# How do I pull just one item for a guest?



## Tarjayy (Oct 29, 2020)

Using the Myday app how do I pull one item from back room location?


----------



## SigningLady (Oct 29, 2020)

Scan the item, click on Item Details, then click on the red Take button. Scan the backroom location and enter the quantity taken.


----------



## happygoth (Oct 29, 2020)

SigningLady said:


> Scan the item, click on Item Details, then click on the red Take button. Scan the backroom location and enter the quantity taken.

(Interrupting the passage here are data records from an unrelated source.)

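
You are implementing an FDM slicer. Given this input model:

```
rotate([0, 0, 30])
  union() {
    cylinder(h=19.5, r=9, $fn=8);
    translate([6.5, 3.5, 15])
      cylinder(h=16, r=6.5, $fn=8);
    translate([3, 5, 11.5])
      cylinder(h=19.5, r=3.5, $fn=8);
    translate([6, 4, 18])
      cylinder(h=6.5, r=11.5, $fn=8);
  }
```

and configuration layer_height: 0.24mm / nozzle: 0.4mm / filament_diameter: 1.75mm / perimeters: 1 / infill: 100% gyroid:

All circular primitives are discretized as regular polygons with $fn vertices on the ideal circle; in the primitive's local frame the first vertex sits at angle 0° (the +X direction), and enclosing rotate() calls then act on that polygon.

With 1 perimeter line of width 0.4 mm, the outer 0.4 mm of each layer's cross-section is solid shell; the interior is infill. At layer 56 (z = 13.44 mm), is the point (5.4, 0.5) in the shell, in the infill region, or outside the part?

At z = 13.44 mm: the cylinder: section is a regular 8-gon, circumradius r=9; the cylinder at (6.5, 3.5) is not intersected at this z (z outside [15, 31]); the cylinder at (3, 5): section is a regular 8-gon, circumradius r=3.5; the cylinder at (6, 4) is not intersected at this z (z outside [18, 24.5]); Taking the union: the regions partially overlap (shared area 32.34 mm²), so overlapping operands fuse into one piece — 1 connected region; (whole slice rotated 30° about Z — lengths, areas and connectivity unchanged). Overall, the cross-section is a single solid region. Undo the 30° rotation: the query point maps to (4.927, -2.267) in the un-rotated model frame. The nearest boundary edge runs (9.00, 0.00)→(6.36, -6.36); distance from the point to it = 2.90 mm. The point is inside the cross-section and 2.90 mm from the nearest boundary — more than the 0.4 mm shell width (1 × 0.4), so it's in the infill interior.

infill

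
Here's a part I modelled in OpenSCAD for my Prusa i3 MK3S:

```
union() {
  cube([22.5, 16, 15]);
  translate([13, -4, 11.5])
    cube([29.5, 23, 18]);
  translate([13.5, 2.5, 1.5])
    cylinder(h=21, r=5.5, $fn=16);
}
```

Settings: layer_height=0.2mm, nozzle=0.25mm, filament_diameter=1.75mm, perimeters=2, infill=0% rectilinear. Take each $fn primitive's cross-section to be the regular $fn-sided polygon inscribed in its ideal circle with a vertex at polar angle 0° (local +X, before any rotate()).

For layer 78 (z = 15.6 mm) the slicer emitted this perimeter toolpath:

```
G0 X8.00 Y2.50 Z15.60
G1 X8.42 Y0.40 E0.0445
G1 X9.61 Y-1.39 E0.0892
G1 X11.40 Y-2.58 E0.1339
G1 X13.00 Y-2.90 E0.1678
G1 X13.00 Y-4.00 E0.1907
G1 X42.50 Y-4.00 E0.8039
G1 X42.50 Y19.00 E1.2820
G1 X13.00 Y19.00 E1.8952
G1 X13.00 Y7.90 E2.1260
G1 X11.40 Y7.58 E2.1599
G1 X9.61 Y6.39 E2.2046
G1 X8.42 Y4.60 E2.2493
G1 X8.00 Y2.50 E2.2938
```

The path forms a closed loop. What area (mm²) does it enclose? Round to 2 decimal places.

719.33 mm²

Apply the shoelace formula to the sequence of (X, Y) vertices; enclosed area = 719.33 mm².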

That sounds like MyWork, not Myday. Someone correct me if I'm wrong.


----------



## GRC (Oct 29, 2020)

happygoth said:


> That sounds like MyWork, not Myday. Someone correct me if I'm wrong.


That's MyDay.


----------



## happygoth (Oct 29, 2020)

GRC said:


> That's MyDay.


So you don't have to go under Fill to pull an item? Do you just scan the item when you are on the MyDay home page?


----------



## allnew2 (Oct 29, 2020)

happygoth said:


> So you don't have to go under Fill to pull an item? Do you just scan the item when you are on the MyDay home page?


Correct. Scan the ítem You go to detail and it will show the location in the back right next to it you will see the take button .


----------



## happygoth (Oct 29, 2020)

Thank you, I've been doing it wrong lol!


----------



## Nauzhror (Oct 29, 2020)

happygoth said:


> Thank you, I've been doing it wrong lol!

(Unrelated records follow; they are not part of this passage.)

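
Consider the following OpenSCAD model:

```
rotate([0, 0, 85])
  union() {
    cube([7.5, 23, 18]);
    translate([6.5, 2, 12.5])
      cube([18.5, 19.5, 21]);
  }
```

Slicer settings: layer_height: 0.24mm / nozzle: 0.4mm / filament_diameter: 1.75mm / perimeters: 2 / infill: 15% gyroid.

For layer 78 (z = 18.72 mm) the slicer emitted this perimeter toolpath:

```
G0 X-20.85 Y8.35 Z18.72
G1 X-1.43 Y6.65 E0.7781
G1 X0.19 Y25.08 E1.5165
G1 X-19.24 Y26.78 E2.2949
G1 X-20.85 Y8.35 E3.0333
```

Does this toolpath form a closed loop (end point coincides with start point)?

yes

Start point (G0): (-20.85, 8.35). End point (last G1): the path returns to the start — closed.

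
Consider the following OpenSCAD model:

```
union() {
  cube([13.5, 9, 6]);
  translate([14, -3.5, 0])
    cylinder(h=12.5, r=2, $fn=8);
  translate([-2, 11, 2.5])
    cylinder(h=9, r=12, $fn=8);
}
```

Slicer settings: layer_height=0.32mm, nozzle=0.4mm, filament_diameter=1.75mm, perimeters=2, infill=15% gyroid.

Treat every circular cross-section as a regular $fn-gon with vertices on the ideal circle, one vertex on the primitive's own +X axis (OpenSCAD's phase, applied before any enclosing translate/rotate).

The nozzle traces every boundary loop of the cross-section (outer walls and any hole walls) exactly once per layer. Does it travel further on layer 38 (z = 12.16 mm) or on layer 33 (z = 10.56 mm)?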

Yeah, my closing TL told me to use Fill. It worked, but was also a PITA. Was my SETL that showed me the proper way.


----------



## Tarjayy (Oct 30, 2020)

Thanks guys. I knew that there had to be another way than using the ”fill” option.


----------



## IWishIKnew (Oct 30, 2020)

The breakout of backstock & fill from the item details screen is the biggest PITA of MyDay. I spend so much time going back and forth and back and forth....

No idea why they split them out.


----------



## happygoth (Oct 31, 2020)

I saw today that you have to select the scan icon first though, you don't just hit the MyDay app and scan from the home page. But still, better than Fill/Backstock.


----------